1075. LUI CEPENDANT DORMAIT. Et cela, afin de montrer qu’il était vraiment homme. En effet, [Jésus] s’est comporté en tout de manière à ce que, là où il voulait montrer sa divinité, il montrât toujours quelque chose de son humanité. Il dormait, parce qu’il a été reconnu à son aspect comme un homme, Ph 2, 7. En effet, selon la divinité, il ne dormait pas. Ps 120[121], 4 : Il ne dort pas et il ne dormira pas Celui qui garde Israël. De même, il dormait afin que [les disciples] soient partagés entre la crainte et l’espoir. De même, afin de montrer son caractère singulier, car, au milieu d’une telle tempête, il restait sans inquiétude. Pr 8, 28 : Quand il condensait les sources d’eau, quand il fixait une limite à la mer et imposait une loi aux eaux.
Louis-Claude Fillion
Une grande tempête. Description très belle dans sa simplicité et rapide comme l’orage qui éclata sur le lac. - Dans le texte latin, « Motus magnus » est un terme technique pour désigner les tremblements de terre ; mais on l’emploie souvent aussi dans la Bible et dans les ouvrages classiques pour représenter toute sorte d’agitations violentes sur terre et sur mer.
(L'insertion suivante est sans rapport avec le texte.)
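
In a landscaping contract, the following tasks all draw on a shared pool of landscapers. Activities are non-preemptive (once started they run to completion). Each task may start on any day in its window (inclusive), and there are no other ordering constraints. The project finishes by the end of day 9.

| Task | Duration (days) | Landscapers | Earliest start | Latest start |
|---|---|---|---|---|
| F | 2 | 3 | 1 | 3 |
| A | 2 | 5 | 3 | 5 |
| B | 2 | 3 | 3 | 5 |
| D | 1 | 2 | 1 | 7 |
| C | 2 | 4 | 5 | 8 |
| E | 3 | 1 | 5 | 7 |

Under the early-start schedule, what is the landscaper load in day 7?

1

At early start, day 7 has: E.
Demand: 1 = 1.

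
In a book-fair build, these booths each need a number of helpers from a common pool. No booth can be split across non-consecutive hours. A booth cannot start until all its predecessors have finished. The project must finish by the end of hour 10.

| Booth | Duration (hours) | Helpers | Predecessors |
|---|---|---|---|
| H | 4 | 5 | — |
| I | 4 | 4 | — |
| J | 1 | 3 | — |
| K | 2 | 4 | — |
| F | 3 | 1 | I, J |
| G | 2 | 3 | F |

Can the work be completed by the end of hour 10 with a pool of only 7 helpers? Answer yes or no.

yes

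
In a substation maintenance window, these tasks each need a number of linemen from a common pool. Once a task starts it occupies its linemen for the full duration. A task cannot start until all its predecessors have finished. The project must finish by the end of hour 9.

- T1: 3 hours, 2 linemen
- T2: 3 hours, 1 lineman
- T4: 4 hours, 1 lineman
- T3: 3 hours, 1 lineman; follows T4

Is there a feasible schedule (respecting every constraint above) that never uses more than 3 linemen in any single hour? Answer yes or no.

yes

Schedule T1@1, T2@4, T4@1, T3@5: h1:3  h2:3  h3:3  h4:2  h5:2  h6:2  h7:1  h8:0  h9:0 — peak 3 ≤ 3.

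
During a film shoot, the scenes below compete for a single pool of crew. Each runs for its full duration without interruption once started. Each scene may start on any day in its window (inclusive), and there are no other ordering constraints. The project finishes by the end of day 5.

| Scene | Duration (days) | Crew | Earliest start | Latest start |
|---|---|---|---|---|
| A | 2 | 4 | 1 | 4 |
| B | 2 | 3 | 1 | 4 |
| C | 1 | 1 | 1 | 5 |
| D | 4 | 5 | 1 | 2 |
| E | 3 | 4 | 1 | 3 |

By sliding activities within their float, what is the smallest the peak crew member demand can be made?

12

Early-start (A@1, B@1, C@1, D@1, E@1) gives peak 17: d1:17  d2:16  d3:9  d4:5  d5:0.
Shift D→2, E→3.
Schedule A@1, B@1, C@1, D@2, E@3: d1:8  d2:12  d3:9  d4:9  d5:9 — peak 12.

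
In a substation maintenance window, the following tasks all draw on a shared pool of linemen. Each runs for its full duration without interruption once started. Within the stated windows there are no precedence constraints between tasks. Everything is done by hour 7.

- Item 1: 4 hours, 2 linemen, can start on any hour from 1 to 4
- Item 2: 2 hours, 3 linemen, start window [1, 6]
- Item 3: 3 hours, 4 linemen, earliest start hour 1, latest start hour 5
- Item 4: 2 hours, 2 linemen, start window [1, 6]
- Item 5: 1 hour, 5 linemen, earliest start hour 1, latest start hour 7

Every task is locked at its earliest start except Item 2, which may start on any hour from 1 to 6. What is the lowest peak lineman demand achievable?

13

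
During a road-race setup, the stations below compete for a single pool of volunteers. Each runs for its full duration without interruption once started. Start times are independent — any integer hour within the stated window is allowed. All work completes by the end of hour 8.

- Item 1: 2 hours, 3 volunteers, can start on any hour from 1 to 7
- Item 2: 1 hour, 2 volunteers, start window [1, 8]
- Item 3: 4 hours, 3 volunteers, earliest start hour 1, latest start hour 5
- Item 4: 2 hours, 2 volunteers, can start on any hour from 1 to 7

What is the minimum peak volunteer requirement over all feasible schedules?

4

Early-start (Item 1@1, Item 2@1, Item 3@1, Item 4@1) gives peak 10: h1:10  h2:8  h3:3  h4:3  h5:0  h6:0  h7:0  h8:0.
Shift Item 2→3, Item 3→5, Item 4→3.
Schedule Item 1@1, Item 2@3, Item 3@5, Item 4@3: h1:3  h2:3  h3:4  h4:2  h5:3  h6:3  h7:3  h8:3 — peak 4.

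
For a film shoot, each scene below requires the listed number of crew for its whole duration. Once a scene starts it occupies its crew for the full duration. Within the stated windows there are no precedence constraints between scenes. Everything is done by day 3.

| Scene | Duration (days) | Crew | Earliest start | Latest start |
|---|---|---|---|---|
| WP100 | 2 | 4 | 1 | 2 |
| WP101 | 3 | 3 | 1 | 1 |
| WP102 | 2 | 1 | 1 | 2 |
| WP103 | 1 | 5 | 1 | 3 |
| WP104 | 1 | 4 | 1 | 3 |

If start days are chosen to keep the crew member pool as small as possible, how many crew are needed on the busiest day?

11

Early-start (WP100@1, WP101@1, WP102@1, WP103@1, WP104@1) gives peak 17: d1:17  d2:8  d3:3.
Shift WP102→2, WP103→3.
Schedule WP100@1, WP101@1, WP102@2, WP103@3, WP104@1: d1:11  d2:8  d3:9 — peak 11.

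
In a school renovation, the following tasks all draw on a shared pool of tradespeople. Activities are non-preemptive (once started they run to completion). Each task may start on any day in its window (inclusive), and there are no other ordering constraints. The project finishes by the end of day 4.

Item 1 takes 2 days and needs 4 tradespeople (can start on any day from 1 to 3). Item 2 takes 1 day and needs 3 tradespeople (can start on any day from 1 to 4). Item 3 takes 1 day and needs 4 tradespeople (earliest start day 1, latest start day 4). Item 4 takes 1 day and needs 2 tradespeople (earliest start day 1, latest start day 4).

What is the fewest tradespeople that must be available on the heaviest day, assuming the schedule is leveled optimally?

5

Early-start (Item 1@1, Item 2@1, Item 3@1, Item 4@1) gives peak 13: d1:13  d2:4  d3:0  d4:0.
Shift Item 2→3, Item 3→4, Item 4→3.
Schedule Item 1@1, Item 2@3, Item 3@4, Item 4@3: d1:4  d2:4  d3:5  d4:4 — peak 5.
Total tradesperson-days = 17 over 4 days ⇒ peak ≥ ⌈17/4⌉ = 5, so 5 is optimal.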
Au départ rien ne faisait pressentir l’orage ; mais on sait que toutes les mers intérieures, entourées de montagnes, sont sujettes à des coups de vent très soudains qui y déterminent des ouragans terribles. Cela est particulièrement vrai du lac de Tibériade, comme nous l’apprennent les voyageurs anciens et modernes ; Cf. Robinson, Palaestina, 3, 571 ; K. Ritter, Erdkunde, 15, 308. Outre la raison commune que nous venons d’énoncer, il y a encore le motif particulier de la situation extraordinaire de cette mer : les vents s’engouffrent avec furie dans la profonde cavité qui la contient et semblent parfois vouloir tout renverser. Il n’est donc pas nécessaire d’admettre que cette tempête fut surnaturelle dans son principe (« la tempête ne vient pas des conditions atmosphériques, mais de la providence divine », S. Thom. Aq. ; Cf. Glossa ord., Jansenius, Sylveira) ; il suffit de dire qu’elle fut providentielle. - La barque était couverte par les flots... ; S. Marc, 4, 37, est encore plus explicite : « Les flots pénétraient dans le navire, menaçant de le remplir d’eau » ; on courut donc bientôt un danger réel d’être englouti sous les eaux. Cf. Luc, 8, 23. - Cependant, que devenait Jésus ? Contraste étonnant ! Lui, il dormait. Fatigué des travaux du jour qui avaient été nombreux et pénibles, Cf. Marc. 4, 1-35, il s’était couché au fond de l’embarcation et dormait paisiblement. Mais il se proposait aussi de donner par là une utile leçon à ses disciples : « Il dort pour rendre conscients ceux qui sont éveillés. Car si cela était arrivé quand il était éveillé, ou ils n’auraient pas craint, ou ils n’auraient rien demandé, ou ils auraient pensé qu’il ne pourrait rien faire », S. Jean Chrysost. Hom. 28 in Matth.
Fulcran Vigouroux
« Il n’y a de tempête sur la mer de Tibériade que par les vents d’ouest. Venant de la côte de Capharnaüm, ils devaient chasser la barque avec violence et l’empêcher d’aborder. » (J.-H. MICHON.)